Mechanisms of nonionic polymer adsorption on oxide surfaces

Mathur, S. ; Moudgil, B. M.
Organization: Society for Mining, Metallurgy & Exploration
Pages: 5
Publication Date: Jan 1, 1999
Oxide particles are commonly used as fillers in plastics, paper, rubber, etc. (particulate composites). The successful fabrication of such composites is dependent upon the adhesive strength of the filler particles to the matrix. The compatibility of the matrix and the filler particles is generally enhanced by the adsorption of surface modifiers such as surfactants and polymers at the particle-matrix interface.
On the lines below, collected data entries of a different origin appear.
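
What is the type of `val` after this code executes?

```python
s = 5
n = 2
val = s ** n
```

int ** positive int returns int (5 ** 2 = 25)

int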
To develop a scientific basis for the selection of the appropriate modifiers it is necessary to understand their adsorption mechanisms. specifically, the adsorption of polymeric additives is attributed to a combination of chemical and electrostatic interactions, hydrogen bonding and van der Waals forces. Hydrogen bonding has been suggested to be the primary adsorption mechanism for nonionic polymers. However, a literature survey of the Poly(ethylene oxide) (PEO)-oxide system suggested that PEO, a nonionic polymer, was substrate specific. A systematic study was undertaken to investigate the adsorption mechanisms of PEO on oxide particles. It was determined that strong Bronsted acid sites on the surface interact with the ether oxygen, a Lewis base, of PEO to induce adsorption. In this work, characterization of PEO binding sites on oxides is reported and the mechanisms of PEO adsorption are discussed.